LANDUDEC (Finistère Sud)



Propriété familiale transmise par héritage depuis sa création, le Guilguiffin est l'un des plus originaux et somptueux château classé du XVIIIème siècle du Finistère, entouré d'un immense domaine préservé et sauvage et d'un parc superbe.

HISTORIQUE


Le site fut toujours occupé. A l'origine, par un camp préhistorique dont de multiples traces et objets furent prélevés, avant guerre, par la Société Archéologique de Bretagne. Un camp romain construit pour envahir la Grande- Bretagne lui succéda. Aux IXème et Xème siècles, l'arrivée des Normands provoqua des guerres désastreuses et le site ne fut pas épargné. Un premier manoir fut bâti en 1010.

le Guilguiffin et la chasse
Le Duc de Bretagne, sachant la péninsule du Sud Finistère déserte et sujette à des invasions, l'offrit à l'un de ses chevaliers "Guilguiffin" qu'il éleva au titre de baron avec mission de le protéger de son flan Ouest et de mettre ses terres en valeur. En 1250, il fut renforcé de murs et de tours entourant une grande cour pour permettre l'accueil de la population environnante et des animaux, victimes d'invasions fréquentes de navigateurs de toutes sortes.

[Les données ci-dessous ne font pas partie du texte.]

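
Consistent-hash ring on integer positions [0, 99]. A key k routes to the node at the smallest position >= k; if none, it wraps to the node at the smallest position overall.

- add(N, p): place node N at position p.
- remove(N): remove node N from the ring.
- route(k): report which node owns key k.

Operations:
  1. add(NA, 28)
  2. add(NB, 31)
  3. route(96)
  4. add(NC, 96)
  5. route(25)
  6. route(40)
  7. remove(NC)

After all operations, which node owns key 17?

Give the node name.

Answer: NA

Derivation:
Op 1: add NA@28 -> ring=[28:NA]
Op 2: add NB@31 -> ring=[28:NA,31:NB]
Op 3: route key 96: none >= 96, wrap to smallest pos 28 -> NA
Op 4: add NC@96 -> ring=[28:NA,31:NB,96:NC]
Op 5: route key 25: smallest pos >= 25 is 28 -> NA
Op 6: route key 40: smallest pos >= 40 is 96 -> NC
Op 7: remove NC -> ring=[28:NA,31:NB]
Final route key 17: smallest pos >= 17 is 28 -> NA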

En 1683, Louis XIV fit construire par Vauban les forts de Brest, Lorient et Camaret. Une flotte également installée sur l'Atlantique enlevait à cette forteresse défensive du Guilguiffin sa raison d'être. Au XVIIIème siècle, avec l'accord du roi Louis XV , le Marquis de PLOEUC, seigneur des lieux de l'époque, rasa cette forteresse, retailla toutes les pierres et fit construire le château actuel voué à la chasse.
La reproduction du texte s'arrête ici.